The Spanish poet, Antonio Machado wrote, “Caminante, no hay camino; se hace el camino por andar.”
(Walker/Seeker, there is no path; the path is made by walking.)
Rarely has this been truer than with the Camino de Santiago, the 500-mile-long (800 km) medieval pilgrimage road that stretches across northern Spain from the Pyrenees in the east to Santiago de Compostela, in the province of Galicia, in the northwest. More precisely known as “the French Way,” the Camino ends at Santiago de Compostela—supposed burial place of St James the Greater, the first martyred apostle. He was beheaded in the Holy Land in 44 CE and his body, head, and several disciples were said to have been miraculously transported in a stone boat to northwestern Spain, where, after more miracles, St James (Santiago in Spanish) was buried and eventually forgotten.
Saint James the Elder by Rembrandt He is depicted clothed as a pilgrim; note the scallop shell on his shoulder and his staff and pilgrim's hat beside him. (Public Domain)
Strange Lights Point the Way to a Surprising Discovery
In the early 800s, it is said a hermit (or shepherd) saw lights falling on a distant hillside and rediscovered a long-lost burial. A document, which almost immediately turned to dust, proclaimed the bodies buried there were those of St James the Greater and two disciples. Soon a small chapel was built, and then a cathedral, to house the skeletal relics of the saint.
Cathedral at night. (Yearofthedragon/CC BY-SA 3.0)

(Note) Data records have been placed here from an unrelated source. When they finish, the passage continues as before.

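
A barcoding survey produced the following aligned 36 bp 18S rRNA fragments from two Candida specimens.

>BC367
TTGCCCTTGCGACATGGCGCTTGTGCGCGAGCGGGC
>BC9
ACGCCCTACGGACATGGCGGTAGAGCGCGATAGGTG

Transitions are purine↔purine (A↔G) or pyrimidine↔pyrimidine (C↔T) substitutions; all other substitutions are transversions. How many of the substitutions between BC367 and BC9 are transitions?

Differing sites — 1:T/A (Tv); 2:T/C (Ti); 8:T/A (Tv); 9:G/C (Tv); 10:C/G (Tv); 20:C/G (Tv); 22:T/A (Tv); 24:T/A (Tv); 31:G/T (Tv); 32:C/A (Tv); 35:G/T (Tv); 36:C/G (Tv).
Of the 12 differences, 1 transition and 11 transversions, so the answer is 1.

1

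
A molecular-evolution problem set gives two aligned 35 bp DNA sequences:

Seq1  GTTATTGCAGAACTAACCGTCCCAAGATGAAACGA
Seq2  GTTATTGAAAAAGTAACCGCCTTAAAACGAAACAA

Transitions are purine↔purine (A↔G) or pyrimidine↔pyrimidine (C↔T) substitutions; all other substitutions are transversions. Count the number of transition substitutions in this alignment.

7

Mismatches occur at site 8 (C→A, transversion), site 10 (G→A, transition), site 13 (C→G, transversion), site 20 (T→C, transition), site 22 (C→T, transition), site 23 (C→T, transition), site 26 (G→A, transition), site 28 (T→C, transition), site 34 (G→A, transition).
Of the 9 differences, 7 transitions and 2 transversions, so the answer is 7.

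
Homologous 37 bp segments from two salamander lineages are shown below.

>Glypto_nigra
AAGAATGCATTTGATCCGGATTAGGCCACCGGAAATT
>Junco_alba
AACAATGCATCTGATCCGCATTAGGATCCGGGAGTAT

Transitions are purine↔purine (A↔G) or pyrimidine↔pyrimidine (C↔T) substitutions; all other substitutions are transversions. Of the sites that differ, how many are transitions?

3

Differing sites — 3:G/C (Tv); 11:T/C (Ti); 19:G/C (Tv); 26:C/A (Tv); 27:C/T (Ti); 28:A/C (Tv); 30:C/G (Tv); 34:A/G (Ti); 35:A/T (Tv); 36:T/A (Tv).
Of the 10 differences, 3 transitions and 7 transversions, so the answer is 3.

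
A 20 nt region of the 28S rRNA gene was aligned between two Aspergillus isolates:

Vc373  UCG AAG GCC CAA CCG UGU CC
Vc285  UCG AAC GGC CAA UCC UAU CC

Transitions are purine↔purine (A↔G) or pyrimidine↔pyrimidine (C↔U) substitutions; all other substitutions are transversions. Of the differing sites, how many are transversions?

Differing sites — 6:G/C (Tv); 8:C/G (Tv); 13:C/U (Ti); 15:G/C (Tv); 17:G/A (Ti).
Of the 5 differences, 2 transitions and 3 transversions, so the answer is 3.

3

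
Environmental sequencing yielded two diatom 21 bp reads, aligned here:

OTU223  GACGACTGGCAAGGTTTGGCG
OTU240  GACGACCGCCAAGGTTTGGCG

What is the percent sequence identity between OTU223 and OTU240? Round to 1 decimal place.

The sequences differ at positions 7 (T/C), 9 (G/C).
19 of the 21 sites match, so the percent identity is 19/21 × 100 = 90.5%.

90.5%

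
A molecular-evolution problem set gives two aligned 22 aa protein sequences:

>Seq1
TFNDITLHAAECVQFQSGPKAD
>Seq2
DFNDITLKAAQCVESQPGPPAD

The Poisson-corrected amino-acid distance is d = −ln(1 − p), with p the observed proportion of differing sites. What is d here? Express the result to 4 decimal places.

Mismatches occur at site 1 (T→D), site 8 (H→K), site 11 (E→Q), site 14 (Q→E), site 15 (F→S), site 17 (S→P), site 20 (K→P).
p = 7/22 = 0.318182.
d = −ln(1 − 0.318182) = −ln(0.681818) = 0.3830.

0.3830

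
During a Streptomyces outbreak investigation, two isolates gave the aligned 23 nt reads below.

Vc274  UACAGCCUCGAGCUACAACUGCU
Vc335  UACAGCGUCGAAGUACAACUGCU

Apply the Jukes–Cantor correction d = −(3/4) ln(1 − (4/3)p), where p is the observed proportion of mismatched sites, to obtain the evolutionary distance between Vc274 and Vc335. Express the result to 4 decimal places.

Differing sites — 7:C/G; 12:G/A; 13:C/G.
p = 3/23 = 0.130435.
d = −0.75 · ln(1 − (4/3)·0.130435) = −0.75 · ln(0.826087) = −0.75 · (-0.191055) = 0.1433.

0.1433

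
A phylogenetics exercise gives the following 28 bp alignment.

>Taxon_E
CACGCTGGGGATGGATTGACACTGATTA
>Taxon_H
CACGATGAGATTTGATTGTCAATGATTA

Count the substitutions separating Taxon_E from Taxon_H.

The sequences differ at positions 5 (C/A), 8 (G/A), 10 (G/A), 11 (A/T), 13 (G/T), 19 (A/T), 22 (C/A).
That gives 7 mismatches out of 28 aligned sites, so the Hamming distance is 7.

7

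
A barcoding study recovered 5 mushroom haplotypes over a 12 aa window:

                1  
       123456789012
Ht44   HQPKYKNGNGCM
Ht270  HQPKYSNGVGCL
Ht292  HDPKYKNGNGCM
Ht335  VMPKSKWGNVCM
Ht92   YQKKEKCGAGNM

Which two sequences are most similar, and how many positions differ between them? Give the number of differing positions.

Pairwise Hamming distances:
  Ht44 vs Ht270: 3
  Ht44 vs Ht292: 1
  Ht44 vs Ht335: 5
  Ht44 vs Ht92: 6
  Ht270 vs Ht292: 4
  Ht270 vs Ht335: 8
  Ht270 vs Ht92: 8
  Ht292 vs Ht335: 5
  Ht292 vs Ht92: 7
  Ht335 vs Ht92: 8
The smallest is 1, between Ht44 and Ht292.

1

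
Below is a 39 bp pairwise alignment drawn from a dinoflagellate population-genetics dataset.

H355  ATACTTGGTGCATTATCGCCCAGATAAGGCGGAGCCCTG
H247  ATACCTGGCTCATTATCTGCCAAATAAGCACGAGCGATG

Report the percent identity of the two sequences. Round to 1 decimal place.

71.8%

Mismatches occur at site 5 (T→C), site 9 (T→C), site 10 (G→T), site 18 (G→T), site 19 (C→G), site 23 (G→A), site 29 (G→C), site 30 (C→A), site 31 (G→C), site 36 (C→G), site 37 (C→A).
28 of the 39 sites match, so the percent identity is 28/39 × 100 = 71.8%.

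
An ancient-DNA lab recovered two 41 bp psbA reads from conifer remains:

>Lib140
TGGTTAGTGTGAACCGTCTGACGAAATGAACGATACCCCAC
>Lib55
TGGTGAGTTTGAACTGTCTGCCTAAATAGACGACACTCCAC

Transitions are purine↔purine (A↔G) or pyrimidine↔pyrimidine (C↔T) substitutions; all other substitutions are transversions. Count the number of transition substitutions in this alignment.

Mismatches occur at site 5 (T/G, transversion), site 9 (G/T, transversion), site 15 (C/T, transition), site 21 (A/C, transversion), site 23 (G/T, transversion), site 28 (G/A, transition), site 29 (A/G, transition), site 34 (T/C, transition), site 37 (C/T, transition).
Of the 9 differences, 5 transitions and 4 transversions, so the answer is 5.

5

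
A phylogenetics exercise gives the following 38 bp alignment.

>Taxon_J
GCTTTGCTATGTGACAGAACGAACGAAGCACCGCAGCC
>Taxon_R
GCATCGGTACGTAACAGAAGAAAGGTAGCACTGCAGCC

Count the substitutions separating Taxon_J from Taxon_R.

Mismatches occur at site 3 (T/A), site 5 (T/C), site 7 (C/G), site 10 (T/C), site 13 (G/A), site 20 (C/G), site 21 (G/A), site 24 (C/G), site 26 (A/T), site 32 (C/T).
That gives 10 mismatches out of 38 aligned sites, so the Hamming distance is 10.

10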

By the 11th century, a number of routes had been developed that brought pilgrims from all over Europe and Britain to this distant outpost of Christianity. The most important route, Camino de Santiago was also known as “the French Way” because so many French pilgrims traveled on it. Because of wars, politics, and changing religiosity, by the late 19th century the pilgrimage to Santiago was moribund. Few remembered it and fewer still walked it.